Within 24 hours of the executive order, the State Department began holding some documents (including passports) submitted by transgender, intersex and nonbinary people as well as rejecting other applications, according to the American Civil Liberties Union. Some were issued passports marked with their sex assigned at birth, the ACLU said.
More than 1,500 transgender people or their family members have contacted the ACLU concerned about getting passports reflecting their identity, the organization said.
The lawsuit was filed by the ACLU, ACLU of Massachusetts and law firm Covington & Burling on behalf of seven people. The suit describes the Trump administration's policy as "abrupt, discriminatory and dangerous."
It argues the policy violates the First Amendment of the Constitution, the Administrative Procedures Act and the rights of transgender, intersex and nonbinary people under the U.S. Constitution's Due Process Clause and Equal Protection Clause.

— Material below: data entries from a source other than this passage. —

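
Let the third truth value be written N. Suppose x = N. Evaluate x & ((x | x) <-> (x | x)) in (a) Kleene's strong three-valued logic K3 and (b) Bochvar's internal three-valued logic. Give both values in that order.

In Kleene's strong three-valued logic K3: x | x = N | N = N
x | x = N | N = N
(x | x) <-> (x | x) = N <-> N = N
x & ((x | x) <-> (x | x)) = N & N = N
In Bochvar's internal three-valued logic: x | x = N | N = N
x | x = N | N = N
(x | x) <-> (x | x) = N <-> N = N
x & ((x | x) <-> (x | x)) = N & N = N

N; N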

"The plaintiffs in this case have had their lives disrupted by a chaotic policy clearly motivated by animus that serves zero public interest," said Sruti Swaminathan, a staff attorney for the ACLU's LGBTQ & HIV Project. "Our clients need to travel for work, school and family, and forcing them to carry documents that directly contradict what they know about themselves to be true -- or withhold those documents altogether -- is a blatant effort to violate their privacy and deny them their freedom to be themselves."